In this case, Hertz had an obligation to pay its contractor, and, Muscarelle, the contractor, had an obligation to pay its subcontractor, Tri-Gee, who in turn had an obligation to pay plaintiff, its subcontractor. When plaintiff performed, it had a claim only against Tri-Gee unless it filed a notice of intention or stop notice in compliance with the Mechanics’ Lien Law. It is true that Hertz and/or Muscarelle may have received the benefit of plaintiff’s work; however, Tri-Gee owes plaintiff for that work.

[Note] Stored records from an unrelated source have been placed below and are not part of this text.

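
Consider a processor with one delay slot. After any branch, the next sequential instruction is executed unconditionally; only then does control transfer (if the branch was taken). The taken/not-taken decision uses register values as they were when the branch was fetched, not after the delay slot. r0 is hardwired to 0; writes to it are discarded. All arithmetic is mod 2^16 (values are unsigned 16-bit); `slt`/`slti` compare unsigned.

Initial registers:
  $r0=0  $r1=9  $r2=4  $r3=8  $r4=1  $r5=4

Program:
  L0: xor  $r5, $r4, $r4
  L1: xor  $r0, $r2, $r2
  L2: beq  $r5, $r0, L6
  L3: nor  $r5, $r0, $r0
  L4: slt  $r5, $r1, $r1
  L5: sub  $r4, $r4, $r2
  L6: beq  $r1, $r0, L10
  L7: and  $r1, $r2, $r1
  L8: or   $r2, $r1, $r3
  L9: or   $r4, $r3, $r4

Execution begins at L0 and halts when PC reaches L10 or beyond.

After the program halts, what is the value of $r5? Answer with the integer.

65535

  step pc=0: xor  $r5, $r4, $r4  regs=(0,9,4,8,1,0)
  step pc=1: xor  $r0, $r2, $r2  regs=(0,9,4,8,1,0)
  step pc=2: beq  $r5, $r0, L6  cond=T  regs=(0,9,4,8,1,0)
  step pc=3: nor  $r5, $r0, $r0  regs=(0,9,4,8,1,65535)
  step pc=6: beq  $r1, $r0, L10  cond=F  regs=(0,9,4,8,1,65535)
  step pc=7: and  $r1, $r2, $r1  regs=(0,0,4,8,1,65535)
  step pc=8: or   $r2, $r1, $r3  regs=(0,0,8,8,1,65535)
  step pc=9: or   $r4, $r3, $r4  regs=(0,0,8,8,9,65535)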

Quantum meruit, which plaintiff seeks, requires that there be unjust enrichment. Callano v. Oakwood Park Homes Corp., 91 N.J. Super. 105, 108- 109, 219 A.2d 332 (App.Div.1966). Here, there was no unjust enrichment.
Id. at 284-5.
Therefore, the sub-subcontractor’s unjust enrichment and quantum meruit claims against the EPC contractor and owner will not support any cognizable claim for relief, and must be dismissed. Printing Mart-Morristown v. Sharp Electronics Corp., 116 N.J. 739, 746 (1989); Leon v. Rite Aid Corp., 340 N.J. Super. 462, 466 (App. Div. 2001); Rule 4:6-2(e). The sub-subcontractor is thus left to seek redress under the statutory provisions of the construction lien law, and through its direct contractual claims against the subcontractor.